Eine Neufassung großer Teile seiner Biographie erscheint somit unausweichlich. Und so lag es nicht nur nah, sondern es verlangte sogar zwingend danach, die frühere Philologen-Schänke in Berlin nach ihrem wohl berühmtesten Stammgast zu benennen: Duden-Schänke.

Um nun zu überprüfen, ob diese historische Verantwortung vom dortigen Fachpublikum auch angemessen gelebt wird, begab ich mich zum Ortstermin und traf sorgfältig meine Feststellungen. Im Ergebnis darf ich ausführen, daß das Wissen um das Erbe des großen Namensgebers allenthalben mit Händen zu greifen und insofern nicht zu beanstanden ist. Was das BuchstaBieren angeht, macht den Insassen hier so schnell keiner was vor. Alphabet-Jens muß sich warm anziehen.

*

Der berühmte Schritt zu spät

Als geborenes Landei mit entsprechend derb-bäuerlicher Sozialisation bin ich ein Freund des Faktischen und der Eindeutigkeit. Schnickschnack und Rumgedöns sind meine Sache nicht. Und so ist es auch kein Wunder, daß ich in den Tagen, als mein Körper noch etwas geschmeidiger und leistungsfähiger war, Sportarten mit »Hand und Fuß«, nämlich Hand- und Fußball ausübte. Und in beiden Disziplinen führten mich meine Talente an die vorderste Front. Im Handball bekleidete ich die Position des robusten Kreisläufers und im Fußball die des Mittelstürmers klassischer Gerd Müllerscher Prägung: Zack – bumm – Tor! Zu Recht wurde mir die Fähigkeit zugesprochen, dorthin gehen zu können, wo’s weh tut – wie man so schön sagt.

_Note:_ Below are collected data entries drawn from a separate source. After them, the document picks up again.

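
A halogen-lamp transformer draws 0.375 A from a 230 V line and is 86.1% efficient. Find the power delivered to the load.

P_out ≈ 74.3 W

P_in = V_p I_p = 230 × 0.375 = 86.250 W.
P_out = η P_in = 0.861 × 86.250 = 74.3 W.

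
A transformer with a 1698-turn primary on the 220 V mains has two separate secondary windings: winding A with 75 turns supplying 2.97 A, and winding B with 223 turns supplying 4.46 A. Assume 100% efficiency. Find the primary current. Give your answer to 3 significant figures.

V_A = 220 × 75/1698 = 9.7173 V; V_B = 220 × 223/1698 = 28.893 V.
P_out = V_A I_A + V_B I_B = 9.7173×2.97 + 28.893×4.46 = 28.860 + 128.86 = 157.72 W.
Ideal ⇒ P_in = P_out, so I_p = P_out/V_p = 157.72/220 = 0.717 A.

I_p ≈ 0.717 A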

Meine Amateursportlerkarriere hat inzwischen ihr Ende gefunden. Doch sollte ich deshalb auch meine hervorstechenden Talente einmotten? Keinesfalls, denn auch der elefantengraue Alltag spart nicht mit Herausforderungen, in denen eine Portion Unerschrockenheit und Unempfindlichkeit durchaus von Vorteil ist.

Nehmen wir zum Beispiel den Gastronomiebetrieb Kronprinzen-Eck im Frankfurter Bahnhofsviertel. Allein der Name des Instituts wird die empfindsamen Gemüter unter euch zweifellos erschaudern. Anders verhält es sich beim furchtlosen Verfasser dieser Zeilen. Selbstbewußt wie Chuck Norris näherte ich mich der bereits äußerlich wenig einladenden Spelunke und war auf alles gefaßt. Und ich sage euch: Alle denkbaren Befürchtungen waren »hundert Pro« gerechtfertigt. Die literarisch zu Weltruhm gelangten »schwankenden Gestalten« versuchten sich auch hier wieder irgendwo festzuhalten. Was nicht immer gelang – weder in der, wie wir wissen, Tragödie erster Teil noch in der hier in Rede stehenden Fortsetzung. Wer sich nun interessehalber näher mit der Atmosphäre in derartigen Etablissements beschäftigen möchte, dem sei an dieser Stelle die Lektüre von Jörg Fausers Erzählung Alles wird gut anempfohlen. Dort steht’s geschrieben.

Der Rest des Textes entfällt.